Automobilia2
The car: BMW 330i |
And driver: Eleanor |
I'm also thinking about driving because of an article in a recent edition of Wired. It's called "Let the Robot Drive: The Autonomous Car of the Future is Here." Well, it, and its promise of "no traffic jams" and "no crashes" isn't quite here.
On the way home from work today, a pedestrian darted out of the shadows and started across Jasper Avenue. I had time to react, but I wondered if a car radar or laser system with the brainpower of a computer system that could predict the movements of pedestrians would have given me more information than my own eyes and brain did.
142 St. |
It was an eerie scene.
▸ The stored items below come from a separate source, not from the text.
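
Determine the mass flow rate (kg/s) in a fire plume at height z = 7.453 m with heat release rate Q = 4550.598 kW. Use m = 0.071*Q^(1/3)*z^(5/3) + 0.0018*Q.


Q^(1/3) = 16.571
z^(5/3) = 28.437
First term = 0.071 * 16.571 * 28.437 = 33.458
Second term = 0.0018 * 4550.598 = 8.1911
m = 41.649 kg/s

41.649 kg/s


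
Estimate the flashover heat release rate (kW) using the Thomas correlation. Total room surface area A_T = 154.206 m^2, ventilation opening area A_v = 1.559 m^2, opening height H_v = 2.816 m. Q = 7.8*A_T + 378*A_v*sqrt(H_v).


7.8*A_T = 1202.8
sqrt(H_v) = 1.6781
378*A_v*sqrt(H_v) = 988.90
Q = 1202.8 + 988.90 = 2191.7 kW

2191.7 kW


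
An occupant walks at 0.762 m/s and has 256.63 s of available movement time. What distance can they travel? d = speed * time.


d = 0.762 * 256.63 = 195.55 m

195.55 m


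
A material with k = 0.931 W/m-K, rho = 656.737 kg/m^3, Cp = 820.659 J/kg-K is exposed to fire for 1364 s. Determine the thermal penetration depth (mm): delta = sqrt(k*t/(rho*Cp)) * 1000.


alpha = 0.931 / (656.737 * 820.659) = 1.7274e-06 m^2/s
alpha * t = 0.0023562
delta = sqrt(0.0023562) * 1000 = 48.541 mm

48.541 mm


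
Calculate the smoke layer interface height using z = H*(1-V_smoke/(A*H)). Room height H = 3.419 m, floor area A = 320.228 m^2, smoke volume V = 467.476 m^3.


V/(A*H) = 0.42697
1 - 0.42697 = 0.57303
z = 3.419 * 0.57303 = 1.9592 m

1.9592 m


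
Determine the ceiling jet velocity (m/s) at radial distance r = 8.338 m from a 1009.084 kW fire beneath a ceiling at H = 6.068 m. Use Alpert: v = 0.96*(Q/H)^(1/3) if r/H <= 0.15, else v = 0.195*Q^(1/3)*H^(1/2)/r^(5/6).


r/H = 8.338 / 6.068 = 1.3741
r/H > 0.15, so v = 0.195*Q^(1/3)*H^(1/2)/r^(5/6)
Q^(1/3) = 10.030
H^(1/2) = 2.4633
r^(5/6) = 5.8553
v = 0.195 * 10.030 * 2.4633 / 5.8553 = 0.82284 m/s

0.82284 m/s


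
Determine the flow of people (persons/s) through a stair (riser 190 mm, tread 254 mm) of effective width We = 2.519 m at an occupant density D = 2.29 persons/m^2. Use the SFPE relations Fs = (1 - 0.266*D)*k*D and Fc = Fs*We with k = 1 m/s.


1 - 0.266*D = 1 - 0.266*2.29 = 0.39086
Fs = 0.39086 * 1 * 2.29 = 0.89507 persons/(s*m)
Fc = 0.89507 * 2.519 = 2.2547 persons/s

2.2547 persons/s


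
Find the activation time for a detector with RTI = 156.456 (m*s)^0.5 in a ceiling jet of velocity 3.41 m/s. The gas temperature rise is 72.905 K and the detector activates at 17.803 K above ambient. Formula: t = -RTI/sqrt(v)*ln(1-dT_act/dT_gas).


dT_act/dT_gas = 0.24419
ln(1 - 0.24419) = -0.27997
t = -156.456 / sqrt(3.41) * -0.27997 = 23.721 s

23.721 s


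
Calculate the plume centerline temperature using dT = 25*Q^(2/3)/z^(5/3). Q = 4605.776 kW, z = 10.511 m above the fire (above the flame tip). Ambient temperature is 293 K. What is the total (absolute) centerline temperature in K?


Q^(2/3) = 276.82
z^(5/3) = 50.436
dT = 25 * 276.82 / 50.436 = 137.22 K
T = 293 + 137.22 = 430.22 K

430.22 K


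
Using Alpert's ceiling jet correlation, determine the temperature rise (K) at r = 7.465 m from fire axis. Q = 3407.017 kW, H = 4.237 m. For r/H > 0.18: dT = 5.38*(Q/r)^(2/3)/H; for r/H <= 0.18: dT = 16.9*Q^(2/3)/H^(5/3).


r/H = 7.465 / 4.237 = 1.7619
r/H > 0.18, so dT = 5.38*(Q/r)^(2/3)/H
Q/r = 456.40
(Q/r)^(2/3) = 59.278
dT = 5.38 * 59.278 / 4.237 = 75.270 K

75.270 K


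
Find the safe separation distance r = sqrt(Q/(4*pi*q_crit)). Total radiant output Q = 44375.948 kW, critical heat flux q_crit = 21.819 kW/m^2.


4*pi*q_crit = 274.19
Q/(4*pi*q_crit) = 161.85
r = sqrt(161.85) = 12.722 m

12.722 m


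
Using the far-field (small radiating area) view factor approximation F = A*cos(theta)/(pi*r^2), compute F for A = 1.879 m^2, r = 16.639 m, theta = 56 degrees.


cos(56 deg) = 0.55919
pi*r^2 = 869.77
F = 1.879 * 0.55919 / 869.77 = 0.0012080

0.0012080


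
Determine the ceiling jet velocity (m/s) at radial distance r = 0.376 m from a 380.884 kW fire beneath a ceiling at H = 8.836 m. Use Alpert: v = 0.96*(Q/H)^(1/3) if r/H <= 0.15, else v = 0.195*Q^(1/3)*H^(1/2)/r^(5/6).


r/H = 0.376 / 8.836 = 0.042553
r/H <= 0.15, so v = 0.96*(Q/H)^(1/3)
Q/H = 43.106
(Q/H)^(1/3) = 3.5063
v = 0.96 * 3.5063 = 3.3660 m/s

3.3660 m/s


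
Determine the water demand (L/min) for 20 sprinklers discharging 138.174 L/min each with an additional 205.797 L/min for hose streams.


Sprinkler demand = 20 * 138.174 = 2763.48 L/min
Total = 2763.48 + 205.797 = 2969.277 L/min

2969.277 L/min


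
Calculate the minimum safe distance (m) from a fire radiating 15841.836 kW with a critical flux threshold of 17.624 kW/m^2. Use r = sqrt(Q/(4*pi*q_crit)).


4*pi*q_crit = 221.47
Q/(4*pi*q_crit) = 71.530
r = sqrt(71.530) = 8.4576 m

8.4576 m


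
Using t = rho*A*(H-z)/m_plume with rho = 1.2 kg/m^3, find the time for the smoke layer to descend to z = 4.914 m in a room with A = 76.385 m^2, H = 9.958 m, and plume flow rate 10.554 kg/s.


H - z = 5.044 m
t = 1.2 * 76.385 * 5.044 / 10.554 = 43.807 s

43.807 s


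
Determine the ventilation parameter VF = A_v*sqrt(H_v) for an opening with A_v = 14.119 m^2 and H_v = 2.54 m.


sqrt(H_v) = 1.5937
VF = 14.119 * 1.5937 = 22.502 m^(5/2)

22.502 m^(5/2)


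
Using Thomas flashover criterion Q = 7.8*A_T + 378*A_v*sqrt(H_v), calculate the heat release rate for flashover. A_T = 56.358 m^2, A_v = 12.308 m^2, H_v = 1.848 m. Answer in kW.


7.8*A_T = 439.59
sqrt(H_v) = 1.3594
378*A_v*sqrt(H_v) = 6324.6
Q = 439.59 + 6324.6 = 6764.2 kW

6764.2 kW


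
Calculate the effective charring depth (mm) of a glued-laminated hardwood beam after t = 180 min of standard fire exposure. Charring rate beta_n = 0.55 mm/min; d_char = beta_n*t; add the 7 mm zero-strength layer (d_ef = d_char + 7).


d_char = 0.55 * 180 = 99 mm
d_ef = 99 + 1.0*7 = 106 mm

106 mm


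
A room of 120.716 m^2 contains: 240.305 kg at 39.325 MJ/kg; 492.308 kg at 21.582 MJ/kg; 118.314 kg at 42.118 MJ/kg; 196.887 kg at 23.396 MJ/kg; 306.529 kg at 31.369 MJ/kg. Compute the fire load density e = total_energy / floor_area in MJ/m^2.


Total energy = 240.305*39.325 + 492.308*21.582 + 118.314*42.118 + 196.887*23.396 + 306.529*31.369
= 9449.994 + 10624.99 + 4983.149 + 4606.368 + 9615.508
= 39280.01 MJ
e = 39280.01 / 120.716 = 325.39 MJ/m^2

325.39 MJ/m^2


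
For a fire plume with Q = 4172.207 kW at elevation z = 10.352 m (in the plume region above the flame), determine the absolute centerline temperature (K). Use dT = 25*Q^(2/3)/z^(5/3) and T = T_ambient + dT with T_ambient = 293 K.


Q^(2/3) = 259.17
z^(5/3) = 49.171
dT = 25 * 259.17 / 49.171 = 131.77 K
T = 293 + 131.77 = 424.77 K

424.77 K


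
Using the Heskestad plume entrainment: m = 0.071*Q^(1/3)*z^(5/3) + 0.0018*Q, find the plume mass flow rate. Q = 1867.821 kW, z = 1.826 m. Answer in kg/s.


Q^(1/3) = 12.315
z^(5/3) = 2.7279
First term = 0.071 * 12.315 * 2.7279 = 2.3853
Second term = 0.0018 * 1867.821 = 3.3621
m = 5.7474 kg/s

5.7474 kg/s


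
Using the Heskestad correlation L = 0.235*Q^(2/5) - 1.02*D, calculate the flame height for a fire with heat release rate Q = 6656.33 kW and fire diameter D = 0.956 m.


Q^(2/5) = 33.829
0.235 * Q^(2/5) = 7.9499
1.02 * D = 0.97512
L = 6.9748 m

6.9748 m


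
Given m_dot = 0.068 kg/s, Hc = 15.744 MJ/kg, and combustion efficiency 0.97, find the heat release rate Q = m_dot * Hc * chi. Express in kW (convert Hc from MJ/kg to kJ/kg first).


Hc = 15.744 MJ/kg = 15.744 * 1000 kJ/kg = 15744 kJ/kg
Q = 0.068 kg/s * 15744 kJ/kg * 0.97 = 1038.5 kW

1038.5 kW


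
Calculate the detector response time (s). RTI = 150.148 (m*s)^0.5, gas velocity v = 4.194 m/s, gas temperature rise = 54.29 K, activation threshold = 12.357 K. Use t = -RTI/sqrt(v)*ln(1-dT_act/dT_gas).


dT_act/dT_gas = 0.22761
ln(1 - 0.22761) = -0.25827
t = -150.148 / sqrt(4.194) * -0.25827 = 18.935 s

18.935 s


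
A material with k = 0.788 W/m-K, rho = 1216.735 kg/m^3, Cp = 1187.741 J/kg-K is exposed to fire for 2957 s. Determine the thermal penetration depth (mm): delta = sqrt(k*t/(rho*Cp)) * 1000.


alpha = 0.788 / (1216.735 * 1187.741) = 5.4527e-07 m^2/s
alpha * t = 0.0016124
delta = sqrt(0.0016124) * 1000 = 40.154 mm

40.154 mm


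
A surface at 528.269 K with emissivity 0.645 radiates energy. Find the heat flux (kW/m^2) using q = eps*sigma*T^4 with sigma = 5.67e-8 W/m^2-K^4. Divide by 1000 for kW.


T^4 = 7.7879e+10
q = 0.645 * 5.67e-8 * 7.7879e+10 / 1000 = 2.8482 kW/m^2

2.8482 kW/m^2


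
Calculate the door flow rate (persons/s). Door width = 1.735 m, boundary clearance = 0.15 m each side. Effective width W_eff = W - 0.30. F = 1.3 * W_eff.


W_eff = 1.735 - 0.30 = 1.435 m
F = 1.3 * 1.435 = 1.8655 persons/s

1.8655 persons/s


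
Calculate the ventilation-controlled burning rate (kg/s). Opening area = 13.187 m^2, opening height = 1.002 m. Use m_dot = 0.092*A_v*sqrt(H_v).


sqrt(H_v) = 1.0010
m_dot = 0.092 * 13.187 * 1.0010 = 1.2144 kg/s

1.2144 kg/s


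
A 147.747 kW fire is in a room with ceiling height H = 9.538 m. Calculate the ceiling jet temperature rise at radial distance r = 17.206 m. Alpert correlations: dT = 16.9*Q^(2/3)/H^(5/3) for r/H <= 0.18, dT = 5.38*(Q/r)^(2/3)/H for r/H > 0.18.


r/H = 17.206 / 9.538 = 1.8039
r/H > 0.18, so dT = 5.38*(Q/r)^(2/3)/H
Q/r = 8.5869
(Q/r)^(2/3) = 4.1933
dT = 5.38 * 4.1933 / 9.538 = 2.3653 K

2.3653 K


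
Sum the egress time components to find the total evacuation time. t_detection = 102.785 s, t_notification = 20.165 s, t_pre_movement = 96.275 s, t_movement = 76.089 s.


Total = 102.785 + 20.165 + 96.275 + 76.089 = 295.314 s

295.314 s


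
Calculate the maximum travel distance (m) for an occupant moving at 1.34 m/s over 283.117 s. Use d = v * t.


d = 1.34 * 283.117 = 379.38 m

379.38 m


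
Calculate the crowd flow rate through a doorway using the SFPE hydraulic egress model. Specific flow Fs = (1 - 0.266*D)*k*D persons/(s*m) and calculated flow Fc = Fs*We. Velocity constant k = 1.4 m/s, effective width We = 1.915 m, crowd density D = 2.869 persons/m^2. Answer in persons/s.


1 - 0.266*D = 1 - 0.266*2.869 = 0.23685
Fs = 0.23685 * 1.4 * 2.869 = 0.95132 persons/(s*m)
Fc = 0.95132 * 1.915 = 1.8218 persons/s

1.8218 persons/s


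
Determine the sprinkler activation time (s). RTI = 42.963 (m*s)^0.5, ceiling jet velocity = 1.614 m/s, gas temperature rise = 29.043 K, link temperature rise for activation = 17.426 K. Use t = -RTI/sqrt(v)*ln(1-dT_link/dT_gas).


dT_link/dT_gas = 0.60001
ln(1 - 0.60001) = -0.91631
t = -42.963 / sqrt(1.614) * -0.91631 = 30.987 s

30.987 s


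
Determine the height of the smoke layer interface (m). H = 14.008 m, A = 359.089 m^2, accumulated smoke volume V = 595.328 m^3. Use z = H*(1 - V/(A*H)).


V/(A*H) = 0.11835
1 - 0.11835 = 0.88165
z = 14.008 * 0.88165 = 12.350 m

12.350 m


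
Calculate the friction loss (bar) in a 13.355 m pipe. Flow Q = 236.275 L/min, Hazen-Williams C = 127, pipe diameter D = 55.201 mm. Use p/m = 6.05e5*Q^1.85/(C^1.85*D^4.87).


Q^1.85 = 24594
C^1.85 = 7799.0
D^4.87 = 3.0429e+08
p/m = 0.0062699 bar/m
p_total = 0.0062699 * 13.355 = 0.083734 bar

0.083734 bar


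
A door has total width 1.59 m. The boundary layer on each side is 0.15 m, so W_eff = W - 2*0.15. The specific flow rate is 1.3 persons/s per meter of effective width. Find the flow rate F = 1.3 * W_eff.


W_eff = 1.59 - 0.30 = 1.29 m
F = 1.3 * 1.29 = 1.677 persons/s

1.677 persons/s


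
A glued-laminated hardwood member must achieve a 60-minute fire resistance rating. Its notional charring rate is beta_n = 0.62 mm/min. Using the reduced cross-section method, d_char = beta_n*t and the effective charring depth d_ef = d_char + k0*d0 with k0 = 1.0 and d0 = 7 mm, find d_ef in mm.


d_char = 0.62 * 60 = 37.2 mm
d_ef = 37.2 + 1.0*7 = 44.2 mm

44.2 mm


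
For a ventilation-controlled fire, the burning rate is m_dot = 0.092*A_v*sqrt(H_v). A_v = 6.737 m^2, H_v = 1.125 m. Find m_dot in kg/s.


sqrt(H_v) = 1.0607
m_dot = 0.092 * 6.737 * 1.0607 = 0.65740 kg/s

0.65740 kg/s


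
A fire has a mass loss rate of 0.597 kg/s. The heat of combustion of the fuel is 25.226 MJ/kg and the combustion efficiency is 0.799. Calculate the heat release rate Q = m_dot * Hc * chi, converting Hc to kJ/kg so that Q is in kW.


Hc = 25.226 MJ/kg = 25.226 * 1000 kJ/kg = 25226 kJ/kg
Q = 0.597 kg/s * 25226 kJ/kg * 0.799 = 12033 kW

12033 kW


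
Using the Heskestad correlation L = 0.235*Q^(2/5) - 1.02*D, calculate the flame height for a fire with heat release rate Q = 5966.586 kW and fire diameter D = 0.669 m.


Q^(2/5) = 32.381
0.235 * Q^(2/5) = 7.6095
1.02 * D = 0.68238
L = 6.9272 m

6.9272 m


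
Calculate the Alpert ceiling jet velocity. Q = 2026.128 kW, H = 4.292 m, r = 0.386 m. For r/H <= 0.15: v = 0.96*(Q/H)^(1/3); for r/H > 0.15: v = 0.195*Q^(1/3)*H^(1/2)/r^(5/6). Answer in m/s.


r/H = 0.386 / 4.292 = 0.089935
r/H <= 0.15, so v = 0.96*(Q/H)^(1/3)
Q/H = 472.07
(Q/H)^(1/3) = 7.7864
v = 0.96 * 7.7864 = 7.4749 m/s

7.4749 m/s


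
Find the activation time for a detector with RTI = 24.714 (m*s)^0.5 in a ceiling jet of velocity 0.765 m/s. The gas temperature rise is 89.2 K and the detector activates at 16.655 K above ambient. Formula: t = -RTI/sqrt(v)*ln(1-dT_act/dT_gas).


dT_act/dT_gas = 0.18672
ln(1 - 0.18672) = -0.20667
t = -24.714 / sqrt(0.765) * -0.20667 = 5.8398 s

5.8398 s


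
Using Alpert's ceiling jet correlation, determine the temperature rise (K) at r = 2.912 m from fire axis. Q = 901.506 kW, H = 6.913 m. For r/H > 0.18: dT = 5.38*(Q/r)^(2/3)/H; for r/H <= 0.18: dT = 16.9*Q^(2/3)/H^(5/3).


r/H = 2.912 / 6.913 = 0.42124
r/H > 0.18, so dT = 5.38*(Q/r)^(2/3)/H
Q/r = 309.58
(Q/r)^(2/3) = 45.763
dT = 5.38 * 45.763 / 6.913 = 35.615 K

35.615 K


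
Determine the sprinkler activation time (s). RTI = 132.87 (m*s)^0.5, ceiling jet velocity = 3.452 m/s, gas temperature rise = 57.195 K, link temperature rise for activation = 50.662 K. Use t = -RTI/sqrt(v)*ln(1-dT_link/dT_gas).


dT_link/dT_gas = 0.88578
ln(1 - 0.88578) = -2.1696
t = -132.87 / sqrt(3.452) * -2.1696 = 155.16 s

155.16 s


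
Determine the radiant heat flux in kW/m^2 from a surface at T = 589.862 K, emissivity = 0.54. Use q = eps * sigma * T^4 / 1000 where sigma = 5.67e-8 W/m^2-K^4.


T^4 = 1.2106e+11
q = 0.54 * 5.67e-8 * 1.2106e+11 / 1000 = 3.7066 kW/m^2

3.7066 kW/m^2


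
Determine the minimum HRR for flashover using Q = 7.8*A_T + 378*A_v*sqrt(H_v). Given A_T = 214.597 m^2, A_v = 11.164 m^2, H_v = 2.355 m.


7.8*A_T = 1673.9
sqrt(H_v) = 1.5346
378*A_v*sqrt(H_v) = 6476.0
Q = 1673.9 + 6476.0 = 8149.9 kW

8149.9 kW


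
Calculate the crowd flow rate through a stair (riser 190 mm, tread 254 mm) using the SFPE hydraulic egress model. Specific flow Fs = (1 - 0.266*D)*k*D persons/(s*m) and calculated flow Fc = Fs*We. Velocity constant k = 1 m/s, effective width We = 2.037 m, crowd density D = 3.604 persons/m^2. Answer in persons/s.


1 - 0.266*D = 1 - 0.266*3.604 = 0.041336
Fs = 0.041336 * 1 * 3.604 = 0.14897 persons/(s*m)
Fc = 0.14897 * 2.037 = 0.30346 persons/s

0.30346 persons/s


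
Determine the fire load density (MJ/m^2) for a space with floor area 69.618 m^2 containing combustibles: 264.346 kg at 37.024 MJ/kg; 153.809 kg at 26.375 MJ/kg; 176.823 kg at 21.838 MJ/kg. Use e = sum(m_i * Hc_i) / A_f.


Total energy = 264.346*37.024 + 153.809*26.375 + 176.823*21.838
= 9787.146 + 4056.712 + 3861.461
= 17705.32 MJ
e = 17705.32 / 69.618 = 254.32 MJ/m^2

254.32 MJ/m^2


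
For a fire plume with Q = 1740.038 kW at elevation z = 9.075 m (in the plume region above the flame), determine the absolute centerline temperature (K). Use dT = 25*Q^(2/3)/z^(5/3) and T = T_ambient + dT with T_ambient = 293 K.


Q^(2/3) = 144.67
z^(5/3) = 39.483
dT = 25 * 144.67 / 39.483 = 91.601 K
T = 293 + 91.601 = 384.60 K

384.60 K


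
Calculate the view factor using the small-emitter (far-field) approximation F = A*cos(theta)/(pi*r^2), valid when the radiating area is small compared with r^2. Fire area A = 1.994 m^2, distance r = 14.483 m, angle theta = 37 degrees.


cos(37 deg) = 0.79864
pi*r^2 = 658.97
F = 1.994 * 0.79864 / 658.97 = 0.0024166

0.0024166


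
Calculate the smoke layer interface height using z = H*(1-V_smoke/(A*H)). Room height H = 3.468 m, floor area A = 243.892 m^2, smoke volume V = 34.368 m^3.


V/(A*H) = 0.040633
1 - 0.040633 = 0.95937
z = 3.468 * 0.95937 = 3.3271 m

3.3271 m


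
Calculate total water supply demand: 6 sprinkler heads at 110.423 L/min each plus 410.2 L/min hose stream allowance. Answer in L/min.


Sprinkler demand = 6 * 110.423 = 662.538 L/min
Total = 662.538 + 410.2 = 1072.738 L/min

1072.738 L/min


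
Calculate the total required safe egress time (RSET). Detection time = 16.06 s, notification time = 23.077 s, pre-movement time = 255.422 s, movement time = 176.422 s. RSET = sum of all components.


Total = 16.06 + 23.077 + 255.422 + 176.422 = 470.981 s

470.981 s


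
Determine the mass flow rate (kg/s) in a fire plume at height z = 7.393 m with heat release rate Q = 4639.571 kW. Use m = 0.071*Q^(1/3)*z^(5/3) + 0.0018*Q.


Q^(1/3) = 16.679
z^(5/3) = 28.057
First term = 0.071 * 16.679 * 28.057 = 33.224
Second term = 0.0018 * 4639.571 = 8.3512
m = 41.575 kg/s

41.575 kg/s


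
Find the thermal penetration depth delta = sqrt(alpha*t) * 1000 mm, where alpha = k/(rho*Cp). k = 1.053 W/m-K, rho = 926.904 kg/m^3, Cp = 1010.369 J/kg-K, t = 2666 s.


alpha = 1.053 / (926.904 * 1010.369) = 1.1244e-06 m^2/s
alpha * t = 0.0029976
delta = sqrt(0.0029976) * 1000 = 54.750 mm

54.750 mm


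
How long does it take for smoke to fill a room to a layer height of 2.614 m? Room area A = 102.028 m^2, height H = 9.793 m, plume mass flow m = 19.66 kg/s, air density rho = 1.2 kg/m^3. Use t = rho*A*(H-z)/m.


H - z = 7.179 m
t = 1.2 * 102.028 * 7.179 / 19.66 = 44.708 s

44.708 s


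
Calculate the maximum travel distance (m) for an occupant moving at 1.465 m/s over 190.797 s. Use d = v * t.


d = 1.465 * 190.797 = 279.52 m

279.52 m


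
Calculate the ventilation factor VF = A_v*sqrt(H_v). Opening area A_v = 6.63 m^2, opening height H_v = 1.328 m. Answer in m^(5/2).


sqrt(H_v) = 1.1524
VF = 6.63 * 1.1524 = 7.6403 m^(5/2)

7.6403 m^(5/2)


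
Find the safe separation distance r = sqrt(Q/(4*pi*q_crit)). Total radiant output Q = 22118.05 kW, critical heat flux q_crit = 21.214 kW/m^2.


4*pi*q_crit = 266.58
Q/(4*pi*q_crit) = 82.969
r = sqrt(82.969) = 9.1087 m

9.1087 m


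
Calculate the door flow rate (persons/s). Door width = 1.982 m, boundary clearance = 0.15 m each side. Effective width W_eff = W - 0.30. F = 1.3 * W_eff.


W_eff = 1.982 - 0.30 = 1.682 m
F = 1.3 * 1.682 = 2.1866 persons/s

2.1866 persons/s


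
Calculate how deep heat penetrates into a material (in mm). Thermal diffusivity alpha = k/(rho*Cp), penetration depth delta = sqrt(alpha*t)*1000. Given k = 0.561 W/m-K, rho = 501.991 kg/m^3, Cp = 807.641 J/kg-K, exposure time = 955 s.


alpha = 0.561 / (501.991 * 807.641) = 1.3837e-06 m^2/s
alpha * t = 0.0013215
delta = sqrt(0.0013215) * 1000 = 36.352 mm

36.352 mm


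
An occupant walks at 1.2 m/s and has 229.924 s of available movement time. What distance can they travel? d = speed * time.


d = 1.2 * 229.924 = 275.91 m

275.91 m


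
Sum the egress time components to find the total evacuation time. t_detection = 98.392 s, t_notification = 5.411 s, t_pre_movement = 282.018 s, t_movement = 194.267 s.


Total = 98.392 + 5.411 + 282.018 + 194.267 = 580.088 s

580.088 s


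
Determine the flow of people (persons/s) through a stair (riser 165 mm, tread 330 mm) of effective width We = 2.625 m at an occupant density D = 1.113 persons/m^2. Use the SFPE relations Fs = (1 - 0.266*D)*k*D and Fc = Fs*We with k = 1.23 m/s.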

The asphalt is not where a person should lay motionless
And, then, at the 91 Ave. turnoff, another collision. Another stoppage of plans. More traffic that wasn't moving. More proof that while cars have become safer, the people driving them haven't. More proof that while cars have become more powerful, those driving them haven't exactly become more knowledgeable.
Traffic stopped |
The Wired article makes you think if, somehow, the driving paradigm could change. What if driving stopped being a narrative that belongs to those who value freedom and mobility, and started to be a problem to be solved by hackers? Or, maybe, that is exactly what is happening in our society, on a lot of fronts, as the logic of computers suggests itself? forces itself? into other spheres?
As drivers, who are we?
We have had to deal with this question lately as society has debated the distracted driving laws.
As drivers, who are we? We strap ourselves and lock ourselves into the machinery of the automobile. Are we not, in some way, machine? And if we are, how are we to be regulated? And what is the price to the human who unbelts after the drive?